The Lancashire leg of my Glasgow trip left me overnight at Morecambe. I’ve stopped all sorts of places on my Anglo-Scottish drives – Southport, Lancaster, Kendal, Penrith, Carlisle – but really Morecambe should be a no-brainer.
For a start it’s a dump, which means plentiful and cheap accommodation. It has one superb Chinese restaurant. And then there’s the Bay. When the tide’s right, the shore drips with waders – this time oystercatchers, redshanks, a lone dunlin, black-tailed godwits and one bar-tailed godwit; and turnstones – a surprisingly tardy 655th addition to the 12-month list.
Less surprising later was a single pinging bearded tit at Leighton Moss for number 656. The RSPB reserve there also held four snow geese but I already had them earlier in the year at the Salton Sea, California.
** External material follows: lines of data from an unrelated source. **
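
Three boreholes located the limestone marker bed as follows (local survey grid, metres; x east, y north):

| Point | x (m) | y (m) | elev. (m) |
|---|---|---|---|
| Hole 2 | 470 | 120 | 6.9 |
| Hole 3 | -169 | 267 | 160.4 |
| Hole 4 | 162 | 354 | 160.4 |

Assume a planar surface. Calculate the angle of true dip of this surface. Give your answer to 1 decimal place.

Let the plane be z = a·x + b·y + c.
Hole 3−Hole 2: −639a + 147b = 153.5;  Hole 4−Hole 2: −308a + 234b = 153.5.
Solving gives a = −0.12810, b = 0.48737.
Gradient magnitude |∇z| = √(a² + b²) = √(0.01641 + 0.23753) = 0.50393.
True dip = arctan(0.50393) = 26.7°, dipping toward SSE (azimuth ≈ 165°).

26.7°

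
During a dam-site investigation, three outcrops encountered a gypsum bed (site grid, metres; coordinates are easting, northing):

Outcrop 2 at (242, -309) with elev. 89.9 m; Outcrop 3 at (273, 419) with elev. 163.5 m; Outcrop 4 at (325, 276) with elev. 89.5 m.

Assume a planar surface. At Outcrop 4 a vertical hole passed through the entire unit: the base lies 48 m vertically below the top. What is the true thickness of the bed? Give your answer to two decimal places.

Let the plane be z = a·easting + b·northing + c.
Outcrop 3−Outcrop 2: 31a + 728b = 73.6;  Outcrop 4−Outcrop 2: 83a + 585b = −0.4.
Solving gives a = −1.02502, b = 0.14475.
|∇z| = √(a²+b²) = 1.03519, so dip δ = arctan(1.03519) = 45.99°.
True thickness = vertical thickness × cos δ = 48 × cos 45.99° = 33.35 m.

33.35 m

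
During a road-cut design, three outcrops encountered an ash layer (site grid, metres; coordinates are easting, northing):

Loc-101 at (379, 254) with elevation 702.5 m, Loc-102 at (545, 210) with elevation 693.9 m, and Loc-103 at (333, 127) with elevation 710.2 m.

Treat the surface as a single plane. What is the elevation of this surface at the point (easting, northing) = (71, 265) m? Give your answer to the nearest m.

Let the plane be z = a·easting + b·northing + c.
Loc-102−Loc-101: 166a − 44b = −8.6;  Loc-103−Loc-101: −46a − 127b = 7.7.
Solving gives a = −0.06193, b = −0.03820.
Then c = 702.5 − a·379 − b·254 = 735.67.
At (71, 265): z = −4.4 − 10.1 + 735.67 = 721.2 m.

721 m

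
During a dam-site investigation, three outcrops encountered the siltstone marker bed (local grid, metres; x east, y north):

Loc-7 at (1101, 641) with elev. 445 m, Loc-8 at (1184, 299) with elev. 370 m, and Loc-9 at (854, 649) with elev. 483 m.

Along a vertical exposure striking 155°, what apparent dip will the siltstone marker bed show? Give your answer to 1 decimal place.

12.9°

Two edge vectors: Loc-7→Loc-8 = (83, -342, -75), Loc-7→Loc-9 = (-247, 8, 38).
Normal n = (Loc-7→Loc-8) × (Loc-7→Loc-9) = (-12396, 15371, -83810).
So ∂z/∂x = −n_x/n_z = −0.14791 and ∂z/∂y = −n_y/n_z = 0.18340.
Unit vector along 155° is (sin 155°, cos 155°) = (0.4226, -0.9063).
Slope in that direction = a·(0.4226) + b·(-0.9063) = −0.22873.
Apparent dip = arctan|0.22873| = 12.9° (true dip is 13.3°, so apparent ≤ true as expected).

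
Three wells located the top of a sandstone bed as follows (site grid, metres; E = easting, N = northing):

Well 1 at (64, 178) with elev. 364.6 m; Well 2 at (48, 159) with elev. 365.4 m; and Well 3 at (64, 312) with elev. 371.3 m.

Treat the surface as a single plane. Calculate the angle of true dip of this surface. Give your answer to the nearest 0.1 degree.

6.9°

Let the plane be z = a·E + b·N + c.
Well 2−Well 1: −16a − 19b = 0.8;  Well 3−Well 1: 0a + 134b = 6.7.
Solving gives a = −0.10937, b = 0.05000.
Gradient magnitude |∇z| = √(a² + b²) = √(0.01196 + 0.00250) = 0.12026.
True dip = arctan(0.12026) = 6.9°, dipping toward ESE (azimuth ≈ 115°).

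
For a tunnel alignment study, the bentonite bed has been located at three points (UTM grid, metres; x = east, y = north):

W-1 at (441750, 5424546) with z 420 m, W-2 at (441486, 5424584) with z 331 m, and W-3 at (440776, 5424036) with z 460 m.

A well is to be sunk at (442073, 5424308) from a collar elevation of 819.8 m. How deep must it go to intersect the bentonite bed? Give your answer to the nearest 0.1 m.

182.4 m

Two edge vectors: W-1→W-2 = (-264, 38, -89), W-1→W-3 = (-974, -510, 40).
Normal n = (W-1→W-2) × (W-1→W-3) = (-43870, 97246, 171652).
So ∂z/∂x = −n_x/n_z = 0.255575234 and ∂z/∂y = −n_y/n_z = −0.566529956.
Intercept c from W-1: 420 − 112900.36 + 3073167.81 = 2960687.45.
At (442073, 5424308): z_contact = 112982.91 − 3073032.97 + 2960687.45 = 637.38 m.
Depth below ground = 819.8 − 637.38 = 182.4 m.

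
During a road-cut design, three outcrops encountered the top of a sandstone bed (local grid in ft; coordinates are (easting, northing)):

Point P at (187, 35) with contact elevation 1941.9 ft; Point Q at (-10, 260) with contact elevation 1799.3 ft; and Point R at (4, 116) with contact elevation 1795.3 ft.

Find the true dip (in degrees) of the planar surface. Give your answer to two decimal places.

Two edge vectors: Point P→Point Q = (-197, 225, -142.6), Point P→Point R = (-183, 81, -146.6).
Normal n = (Point P→Point Q) × (Point P→Point R) = (-21434.4, -2784.4, 25218).
So ∂z/∂E = −n_x/n_z = 0.84996 and ∂z/∂N = −n_y/n_z = 0.11041.
Gradient magnitude |∇z| = √(a² + b²) = √(0.72244 + 0.01219) = 0.85711.
True dip = arctan(0.85711) = 40.60°, dipping toward W (azimuth ≈ 263°).

40.60°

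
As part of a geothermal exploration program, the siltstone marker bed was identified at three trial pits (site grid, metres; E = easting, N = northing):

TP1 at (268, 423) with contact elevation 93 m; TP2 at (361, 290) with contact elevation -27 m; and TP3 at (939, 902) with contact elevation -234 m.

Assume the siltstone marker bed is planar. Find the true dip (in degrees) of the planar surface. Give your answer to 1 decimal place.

Two edge vectors: TP1→TP2 = (93, -133, -120), TP1→TP3 = (671, 479, -327).
Normal n = (TP1→TP2) × (TP1→TP3) = (100971, -50109, 133790).
So ∂z/∂E = −n_x/n_z = −0.75470 and ∂z/∂N = −n_y/n_z = 0.37453.
Gradient magnitude |∇z| = √(a² + b²) = √(0.56957 + 0.14028) = 0.84252.
True dip = arctan(0.84252) = 40.1°, dipping toward ESE (azimuth ≈ 116°).

40.1°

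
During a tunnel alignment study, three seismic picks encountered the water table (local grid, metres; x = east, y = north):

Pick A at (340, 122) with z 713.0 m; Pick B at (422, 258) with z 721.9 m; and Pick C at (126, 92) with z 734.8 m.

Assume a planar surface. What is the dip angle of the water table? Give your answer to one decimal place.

10.4°

Let the plane be z = a·x + b·y + c.
Pick B−Pick A: 82a + 136b = 8.9;  Pick C−Pick A: −214a − 30b = 21.8.
Solving gives a = −0.12130, b = 0.13858.
Gradient magnitude |∇z| = √(a² + b²) = √(0.01471 + 0.01920) = 0.18416.
True dip = arctan(0.18416) = 10.4°, dipping toward SE (azimuth ≈ 139°).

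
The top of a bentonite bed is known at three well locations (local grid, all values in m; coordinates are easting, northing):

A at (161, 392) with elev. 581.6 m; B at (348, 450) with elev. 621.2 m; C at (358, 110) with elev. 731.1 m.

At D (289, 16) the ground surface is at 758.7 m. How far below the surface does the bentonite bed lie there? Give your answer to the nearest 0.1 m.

19.4 m

Two edge vectors: A→B = (187, 58, 39.6), A→C = (197, -282, 149.5).
Normal n = (A→B) × (A→C) = (19838.2, -20155.3, -64160).
So ∂z/∂easting = −n_x/n_z = 0.30920 and ∂z/∂northing = −n_y/n_z = −0.31414.
Intercept c from A: 581.6 − 49.78 + 123.14 = 654.96.
At (289, 16): z_contact = 89.36 − 5.03 + 654.96 = 739.29 m.
Depth below ground = 758.7 − 739.29 = 19.4 m.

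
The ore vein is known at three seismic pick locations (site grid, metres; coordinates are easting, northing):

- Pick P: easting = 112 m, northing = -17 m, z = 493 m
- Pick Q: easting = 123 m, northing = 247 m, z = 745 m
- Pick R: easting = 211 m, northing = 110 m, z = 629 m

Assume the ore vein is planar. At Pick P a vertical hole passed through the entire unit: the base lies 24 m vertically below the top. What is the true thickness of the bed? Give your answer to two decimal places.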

I love turnstones. They can be so confiding, almost as though they don’t realise you’re there. They are handsome creatures too and my crappy picture of one at Cramond, Edinburgh doesn’t do it justice. It certainly doesn’t suggest the colour that completes the more formal name of ruddy turnstone. That’s because I snapped it in the winter, when the ruddiness disappears. Like most waders both sexes moult into their more colourful breeding plumage. Unlike most waders turnstones will feed on almost anything, even human corpses. We’re not so sacrosanct after all.
There’s been a bit of tinkering with waders’ taxonomy under the IOC but they still basically split into plovers and sandpipers. The turnstone sits between the two large sandpiper genera of Tringa and Calidris, represented by greenshank and curlew sandpiper respectively. In Europe the common sandpiper also occupies its own odd little niche here.
Odd little niche – maybe that contributes to the turnstone’s appeal too. It feels like a different bird, and therefore interesting.